Je les avais nommés ainsi car leur collier mentionnait leurs caractéristiques et leurs origines mais pas leurs noms et je jurais de les rendre à leur terre d'origine si je m'en sortais vivante.
Qu'allions-nous devenir, allais-je errer pendant des mois avec le peu de vivre que nous avions et dont je réservais une moitié providentielle aux animaux.

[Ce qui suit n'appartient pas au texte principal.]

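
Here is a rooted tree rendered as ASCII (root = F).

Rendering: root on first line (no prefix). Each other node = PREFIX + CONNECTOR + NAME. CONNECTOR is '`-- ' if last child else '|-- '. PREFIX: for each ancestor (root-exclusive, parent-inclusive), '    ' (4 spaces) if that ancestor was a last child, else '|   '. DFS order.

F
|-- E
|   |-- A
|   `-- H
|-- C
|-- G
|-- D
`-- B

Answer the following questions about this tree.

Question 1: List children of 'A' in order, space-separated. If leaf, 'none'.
Answer: none

Derivation:
Node A's children (from adjacency): (leaf)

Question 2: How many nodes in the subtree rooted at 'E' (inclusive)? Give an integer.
Answer: 3

Derivation:
Subtree rooted at E contains: A, E, H
Count = 3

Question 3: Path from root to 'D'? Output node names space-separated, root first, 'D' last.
Answer: F D

Derivation:
Walk down from root: F -> D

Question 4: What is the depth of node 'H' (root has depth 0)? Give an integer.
Path from root to H: F -> E -> H
Depth = number of edges = 2

Answer: 2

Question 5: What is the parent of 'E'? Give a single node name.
Scan adjacency: E appears as child of F

Answer: F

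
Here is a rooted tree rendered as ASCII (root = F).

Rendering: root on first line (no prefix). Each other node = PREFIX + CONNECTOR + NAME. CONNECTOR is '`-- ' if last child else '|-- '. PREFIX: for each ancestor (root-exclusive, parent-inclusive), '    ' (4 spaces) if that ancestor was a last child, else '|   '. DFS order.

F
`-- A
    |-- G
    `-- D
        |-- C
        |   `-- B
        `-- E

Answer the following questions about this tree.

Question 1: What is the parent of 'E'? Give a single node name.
Scan adjacency: E appears as child of D

Answer: D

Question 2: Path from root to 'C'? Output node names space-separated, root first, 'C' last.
Answer: F A D C

Derivation:
Walk down from root: F -> A -> D -> C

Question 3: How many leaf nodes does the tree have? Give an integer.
Leaves (nodes with no children): B, E, G

Answer: 3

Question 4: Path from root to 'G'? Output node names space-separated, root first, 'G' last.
Answer: F A G

Derivation:
Walk down from root: F -> A -> G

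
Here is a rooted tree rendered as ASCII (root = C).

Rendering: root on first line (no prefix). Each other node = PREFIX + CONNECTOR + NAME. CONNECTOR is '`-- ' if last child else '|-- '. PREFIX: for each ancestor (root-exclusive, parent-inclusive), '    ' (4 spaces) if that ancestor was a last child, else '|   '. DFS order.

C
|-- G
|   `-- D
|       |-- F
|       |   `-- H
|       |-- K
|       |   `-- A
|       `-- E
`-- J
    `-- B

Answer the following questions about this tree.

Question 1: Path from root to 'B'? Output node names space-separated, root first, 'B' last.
Answer: C J B

Derivation:
Walk down from root: C -> J -> B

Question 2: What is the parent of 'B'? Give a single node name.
Answer: J

Derivation:
Scan adjacency: B appears as child of J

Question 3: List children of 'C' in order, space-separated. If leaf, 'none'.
Answer: G J

Derivation:
Node C's children (from adjacency): G, J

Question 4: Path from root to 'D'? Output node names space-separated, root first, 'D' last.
Answer: C G D

Derivation:
Walk down from root: C -> G -> D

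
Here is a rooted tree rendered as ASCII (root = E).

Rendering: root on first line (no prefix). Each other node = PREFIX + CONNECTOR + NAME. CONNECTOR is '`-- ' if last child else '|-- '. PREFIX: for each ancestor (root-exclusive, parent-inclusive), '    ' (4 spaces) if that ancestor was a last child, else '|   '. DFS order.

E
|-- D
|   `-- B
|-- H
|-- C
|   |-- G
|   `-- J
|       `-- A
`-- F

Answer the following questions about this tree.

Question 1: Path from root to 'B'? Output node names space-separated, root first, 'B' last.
Walk down from root: E -> D -> B

Answer: E D B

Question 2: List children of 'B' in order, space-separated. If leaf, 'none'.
Node B's children (from adjacency): (leaf)

Answer: none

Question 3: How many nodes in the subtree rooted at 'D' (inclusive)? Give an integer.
Answer: 2

Derivation:
Subtree rooted at D contains: B, D
Count = 2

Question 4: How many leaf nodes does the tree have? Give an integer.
Answer: 5

Derivation:
Leaves (nodes with no children): A, B, F, G, H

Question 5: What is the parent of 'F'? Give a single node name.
Scan adjacency: F appears as child of E

Answer: E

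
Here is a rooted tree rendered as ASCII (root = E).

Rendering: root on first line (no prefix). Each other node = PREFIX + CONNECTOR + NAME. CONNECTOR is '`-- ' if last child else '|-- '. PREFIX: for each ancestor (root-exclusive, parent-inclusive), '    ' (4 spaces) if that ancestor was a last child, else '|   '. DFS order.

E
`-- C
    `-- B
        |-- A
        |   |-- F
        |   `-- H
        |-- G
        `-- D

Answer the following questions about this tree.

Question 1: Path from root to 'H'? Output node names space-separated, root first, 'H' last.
Walk down from root: E -> C -> B -> A -> H

Answer: E C B A H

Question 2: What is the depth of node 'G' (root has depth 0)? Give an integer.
Path from root to G: E -> C -> B -> G
Depth = number of edges = 3

Answer: 3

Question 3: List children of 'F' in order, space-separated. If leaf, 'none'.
Node F's children (from adjacency): (leaf)

Answer: none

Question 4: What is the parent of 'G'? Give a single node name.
Scan adjacency: G appears as child of B

Answer: B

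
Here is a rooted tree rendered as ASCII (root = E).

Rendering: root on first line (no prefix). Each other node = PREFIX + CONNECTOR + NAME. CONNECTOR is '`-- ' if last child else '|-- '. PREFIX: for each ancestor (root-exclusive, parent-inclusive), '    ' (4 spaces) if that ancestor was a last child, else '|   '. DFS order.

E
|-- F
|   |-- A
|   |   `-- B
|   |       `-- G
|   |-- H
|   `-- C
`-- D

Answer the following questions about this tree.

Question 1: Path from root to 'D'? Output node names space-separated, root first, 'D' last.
Walk down from root: E -> D

Answer: E D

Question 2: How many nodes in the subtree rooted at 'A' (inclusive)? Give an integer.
Answer: 3

Derivation:
Subtree rooted at A contains: A, B, G
Count = 3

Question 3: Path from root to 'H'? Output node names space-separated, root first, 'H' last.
Walk down from root: E -> F -> H

Answer: E F H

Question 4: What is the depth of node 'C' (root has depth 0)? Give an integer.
Path from root to C: E -> F -> C
Depth = number of edges = 2

Answer: 2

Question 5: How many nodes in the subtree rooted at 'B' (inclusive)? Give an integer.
Answer: 2

Derivation:
Subtree rooted at B contains: B, G
Count = 2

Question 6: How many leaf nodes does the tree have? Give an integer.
Answer: 4

Derivation:
Leaves (nodes with no children): C, D, G, H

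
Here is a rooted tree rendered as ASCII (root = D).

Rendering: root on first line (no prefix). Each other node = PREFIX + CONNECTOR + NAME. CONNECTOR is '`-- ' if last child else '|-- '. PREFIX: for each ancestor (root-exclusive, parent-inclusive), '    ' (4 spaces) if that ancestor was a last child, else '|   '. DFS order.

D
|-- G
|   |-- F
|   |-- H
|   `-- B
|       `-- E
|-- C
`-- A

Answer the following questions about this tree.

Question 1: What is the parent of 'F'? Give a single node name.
Answer: G

Derivation:
Scan adjacency: F appears as child of G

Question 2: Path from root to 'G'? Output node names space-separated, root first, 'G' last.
Walk down from root: D -> G

Answer: D G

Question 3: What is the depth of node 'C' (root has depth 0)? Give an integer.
Answer: 1

Derivation:
Path from root to C: D -> C
Depth = number of edges = 1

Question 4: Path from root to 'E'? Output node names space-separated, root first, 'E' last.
Answer: D G B E

Derivation:
Walk down from root: D -> G -> B -> E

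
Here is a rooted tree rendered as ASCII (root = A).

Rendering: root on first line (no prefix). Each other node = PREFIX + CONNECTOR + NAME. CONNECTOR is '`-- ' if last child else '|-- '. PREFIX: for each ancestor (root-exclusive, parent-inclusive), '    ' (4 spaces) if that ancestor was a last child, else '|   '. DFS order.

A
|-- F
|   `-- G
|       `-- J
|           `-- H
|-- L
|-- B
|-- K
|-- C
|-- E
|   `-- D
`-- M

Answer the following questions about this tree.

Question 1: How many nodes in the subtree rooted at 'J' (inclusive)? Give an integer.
Answer: 2

Derivation:
Subtree rooted at J contains: H, J
Count = 2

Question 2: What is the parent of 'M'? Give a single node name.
Answer: A

Derivation:
Scan adjacency: M appears as child of A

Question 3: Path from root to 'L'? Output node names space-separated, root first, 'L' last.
Answer: A L

Derivation:
Walk down from root: A -> L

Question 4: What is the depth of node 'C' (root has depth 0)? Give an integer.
Path from root to C: A -> C
Depth = number of edges = 1

Answer: 1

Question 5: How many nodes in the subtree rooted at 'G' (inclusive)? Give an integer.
Answer: 3

Derivation:
Subtree rooted at G contains: G, H, J
Count = 3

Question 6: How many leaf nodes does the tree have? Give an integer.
Answer: 7

Derivation:
Leaves (nodes with no children): B, C, D, H, K, L, M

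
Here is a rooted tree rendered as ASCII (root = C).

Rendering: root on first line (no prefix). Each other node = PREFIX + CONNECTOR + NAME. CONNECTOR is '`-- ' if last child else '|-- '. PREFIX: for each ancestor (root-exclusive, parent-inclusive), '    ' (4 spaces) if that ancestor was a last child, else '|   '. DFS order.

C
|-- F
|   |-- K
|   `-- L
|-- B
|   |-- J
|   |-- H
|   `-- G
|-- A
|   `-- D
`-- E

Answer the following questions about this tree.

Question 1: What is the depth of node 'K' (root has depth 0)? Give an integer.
Answer: 2

Derivation:
Path from root to K: C -> F -> K
Depth = number of edges = 2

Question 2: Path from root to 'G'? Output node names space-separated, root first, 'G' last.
Walk down from root: C -> B -> G

Answer: C B G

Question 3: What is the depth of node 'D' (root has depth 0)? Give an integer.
Answer: 2

Derivation:
Path from root to D: C -> A -> D
Depth = number of edges = 2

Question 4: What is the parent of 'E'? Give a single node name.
Answer: C

Derivation:
Scan adjacency: E appears as child of C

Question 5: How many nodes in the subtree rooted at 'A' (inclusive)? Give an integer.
Subtree rooted at A contains: A, D
Count = 2

Answer: 2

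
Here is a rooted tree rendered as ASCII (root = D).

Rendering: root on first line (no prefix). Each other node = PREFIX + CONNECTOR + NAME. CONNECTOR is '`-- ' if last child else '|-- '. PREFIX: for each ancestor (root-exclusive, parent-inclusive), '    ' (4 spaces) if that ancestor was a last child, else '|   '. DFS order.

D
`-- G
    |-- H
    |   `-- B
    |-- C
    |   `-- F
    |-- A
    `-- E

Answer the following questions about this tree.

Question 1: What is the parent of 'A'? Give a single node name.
Scan adjacency: A appears as child of G

Answer: G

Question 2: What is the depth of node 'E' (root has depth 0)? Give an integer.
Path from root to E: D -> G -> E
Depth = number of edges = 2

Answer: 2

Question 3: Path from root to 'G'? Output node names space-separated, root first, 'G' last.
Answer: D G

Derivation:
Walk down from root: D -> G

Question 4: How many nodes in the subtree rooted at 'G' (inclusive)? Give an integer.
Subtree rooted at G contains: A, B, C, E, F, G, H
Count = 7

Answer: 7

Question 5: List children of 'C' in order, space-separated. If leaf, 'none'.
Answer: F

Derivation:
Node C's children (from adjacency): F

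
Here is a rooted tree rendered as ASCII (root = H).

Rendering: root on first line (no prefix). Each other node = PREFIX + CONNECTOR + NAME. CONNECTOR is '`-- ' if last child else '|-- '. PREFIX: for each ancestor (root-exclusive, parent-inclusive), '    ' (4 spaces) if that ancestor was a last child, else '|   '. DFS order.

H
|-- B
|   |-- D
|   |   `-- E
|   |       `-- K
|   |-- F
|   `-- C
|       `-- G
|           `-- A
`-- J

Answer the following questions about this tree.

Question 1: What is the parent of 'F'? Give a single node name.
Answer: B

Derivation:
Scan adjacency: F appears as child of B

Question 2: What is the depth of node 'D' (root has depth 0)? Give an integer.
Answer: 2

Derivation:
Path from root to D: H -> B -> D
Depth = number of edges = 2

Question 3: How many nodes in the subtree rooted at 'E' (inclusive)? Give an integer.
Answer: 2

Derivation:
Subtree rooted at E contains: E, K
Count = 2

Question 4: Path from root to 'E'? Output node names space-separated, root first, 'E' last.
Answer: H B D E

Derivation:
Walk down from root: H -> B -> D -> E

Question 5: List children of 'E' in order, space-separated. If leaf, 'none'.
Answer: K

Derivation:
Node E's children (from adjacency): K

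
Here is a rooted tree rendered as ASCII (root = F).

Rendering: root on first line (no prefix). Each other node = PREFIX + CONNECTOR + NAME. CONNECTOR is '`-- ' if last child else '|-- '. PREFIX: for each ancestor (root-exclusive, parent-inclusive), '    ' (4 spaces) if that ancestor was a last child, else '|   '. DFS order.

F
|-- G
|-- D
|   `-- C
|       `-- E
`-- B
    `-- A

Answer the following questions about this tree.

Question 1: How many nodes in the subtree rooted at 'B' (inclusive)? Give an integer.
Answer: 2

Derivation:
Subtree rooted at B contains: A, B
Count = 2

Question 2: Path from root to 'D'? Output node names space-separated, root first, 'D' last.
Walk down from root: F -> D

Answer: F D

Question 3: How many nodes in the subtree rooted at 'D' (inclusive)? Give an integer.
Answer: 3

Derivation:
Subtree rooted at D contains: C, D, E
Count = 3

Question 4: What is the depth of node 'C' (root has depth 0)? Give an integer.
Answer: 2

Derivation:
Path from root to C: F -> D -> C
Depth = number of edges = 2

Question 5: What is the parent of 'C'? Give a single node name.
Scan adjacency: C appears as child of D

Answer: D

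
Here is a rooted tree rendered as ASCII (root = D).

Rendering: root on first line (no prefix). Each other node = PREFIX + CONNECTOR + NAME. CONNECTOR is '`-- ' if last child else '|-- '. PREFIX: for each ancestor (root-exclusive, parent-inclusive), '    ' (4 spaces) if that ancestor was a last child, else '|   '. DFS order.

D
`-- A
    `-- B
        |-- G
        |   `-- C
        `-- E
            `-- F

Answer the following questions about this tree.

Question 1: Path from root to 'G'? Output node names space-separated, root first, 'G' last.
Walk down from root: D -> A -> B -> G

Answer: D A B G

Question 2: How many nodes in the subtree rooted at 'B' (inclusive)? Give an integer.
Subtree rooted at B contains: B, C, E, F, G
Count = 5

Answer: 5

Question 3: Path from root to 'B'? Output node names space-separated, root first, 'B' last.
Walk down from root: D -> A -> B

Answer: D A B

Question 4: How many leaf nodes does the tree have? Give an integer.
Leaves (nodes with no children): C, F

Answer: 2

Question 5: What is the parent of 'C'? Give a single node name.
Answer: G

Derivation:
Scan adjacency: C appears as child of G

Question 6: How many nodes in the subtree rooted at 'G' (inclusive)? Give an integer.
Answer: 2

Derivation:
Subtree rooted at G contains: C, G
Count = 2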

Serions-nous à la merci des éléments ?
Dans un délire de solitude, je me prenais à rêver d'une plongée sous-marine dans les profondeurs du Triangle de Corail à la recherche des plus belles holothuries à la robe à la belle couleur bleue ou rouge ou jaune translucide dansant tels les voiles des robes de Loïe Fuller au début du X Xème siècle.
Je découvrais des poissons clowns genre Némo se protégeant dans les anémones de mer.
Allions-nous couler et sombrer à plusieurs milliers de mètres dans les abysses dont nul ne revient.
Cela faisait vingt jours que nous dérivions sur les flots, déshydratés, les animaux souffrant lorsque j'entendis des coups sur le bâbord et le tribord de l'embarcation.
C'étaient des dugongs, ces vaches de mer qui heurtaient l'embarcation.
Miracle ! Cela signifiaient que le plancher marin était peu profond et que si je sautais par-dessus la chaloupe j'avais pied.
Effectivement, j'avais pied, les dugongs se nourrissaient d'algues et d'herbes de mer à proximité d'îlots.
J'aperçus au loin des pêcheurs qui me criaient de les retrouver.
Ils vinrent à notre secours en s'élançant avec leurs pirogues.
Nous fûmes sauvés, enfin.
Je repris des forces, à l'instar de Pantéa la panthère nébuleuse, de Polatouche le phalanger volant et de Pomme de pin le pangolin.
Je pris contact avec des biologistes qui avaient leurs numéros de portable sur les colliers des animaux.
L'histoire se finissait bien a priori, ce fût une expérience qui je l'espérais me ferait grandir en maturité.